Jubilant FoodWorks to Exit Dunkin' India Operations as Franchise Agreement Nears Expiry
Jubilant FoodWorks Ltd will not renew its franchise agreement with Dunkin', set to expire on December 31, 2026. The company plans a phased closure of Dunkin' stores in India, following regulatory guidelines and contractual terms, marking a major shift in its brand strategy.
The Multiple Unit Development Franchise Agreement dated February 24, 2011 (MUDFA) between JFL and Dunkin' is coming to an end on December 31, 2026, according to a regulatory filing by the Bharatia family-promoted entity. The board of Jubilant FoodWorks Ltd (JFL) has decided for “non-renewal of the development rights granted in MUDFA, entered into for development and operation of Dunkin' brand in India, upon expiry of its current development term,” said JFL.
JFL will, in a “phased manner”, evaluate and undertake such actions as may be considered appropriate in respect of its existing Dunkin' brand operations, including “rationalisation and/or cessation of certain operations and/or sale, transfer or disposal of assets and/or assignment or transfer of franchi
se rights”, in consultation with owners of the Dunkin' brand. This will be done strictly in accordance with the terms of the MUDFA, applicable laws, regulatory requirements and contractual obligations, it said.

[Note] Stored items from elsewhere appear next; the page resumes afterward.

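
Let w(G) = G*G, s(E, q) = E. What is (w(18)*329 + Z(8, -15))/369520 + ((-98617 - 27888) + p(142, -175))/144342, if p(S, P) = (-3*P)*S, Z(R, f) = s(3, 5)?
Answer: -1905849371/26668627920 ≈ -0.071464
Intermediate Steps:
Z(R, f) = 3
p(S, P) = -3*P*S
w(G) = G²
(w(18)*329 + Z(8, -15))/369520 + ((-98617 - 27888) + p(142, -175))/144342 = (18²*329 + 3)/369520 + ((-98617 - 27888) - 3*(-175)*142)/144342 = (324*329 + 3)*(1/369520) + (-126505 + 74550)*(1/144342) = (106596 + 3)*(1/369520) - 51955*1/144342 = 106599*(1/369520) - 51955/144342 = 106599/369520 - 51955/144342 = -1905849371/26668627920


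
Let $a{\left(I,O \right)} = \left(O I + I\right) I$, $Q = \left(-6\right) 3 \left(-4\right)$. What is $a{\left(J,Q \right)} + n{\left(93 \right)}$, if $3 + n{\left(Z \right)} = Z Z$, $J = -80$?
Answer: $475846$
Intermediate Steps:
$n{\left(Z \right)} = -3 + Z^{2}$ ($n{\left(Z \right)} = -3 + Z Z = -3 + Z^{2}$)
$Q = 72$ ($Q = \left(-18\right) \left(-4\right) = 72$)
$a{\left(I,O \right)} = I \left(I + I O\right)$ ($a{\left(I,O \right)} = \left(I O + I\right) I = \left(I + I O\right) I = I \left(I + I O\right)$)
$a{\left(J,Q \right)} + n{\left(93 \right)} = \left(-80\right)^{2} \left(1 + 72\right) - \left(3 - 93^{2}\right) = 6400 \cdot 73 + \left(-3 + 8649\right) = 467200 + 8646 = 475846$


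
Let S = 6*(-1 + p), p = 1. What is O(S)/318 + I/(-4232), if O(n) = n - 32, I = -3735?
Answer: 526153/672888 ≈ 0.78193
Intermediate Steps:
S = 0 (S = 6*(-1 + 1) = 6*0 = 0)
O(n) = -32 + n
O(S)/318 + I/(-4232) = (-32 + 0)/318 - 3735/(-4232) = -32*1/318 - 3735*(-1/4232) = -16/159 + 3735/4232 = 526153/672888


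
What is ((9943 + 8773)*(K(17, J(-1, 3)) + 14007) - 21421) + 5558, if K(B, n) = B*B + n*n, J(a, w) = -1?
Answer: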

Incorporated in 1995, the JFL network comprises over 3,500 stores across six markets - India, Turkey, Bangladesh, Sri Lanka, Azerbaijan and Georgia. The group has a portfolio of global brands - Domino's and Popeyes - and two own-brands - Hong's Kitchen and a CAFE brand - COFFY in Turkey.
The decision marks a strategic shift for JFL as it prepares to wind down its association with Dunkin' in India, signalling a recalibration of its brand portfolio and operational focus amid evolving market dynamics.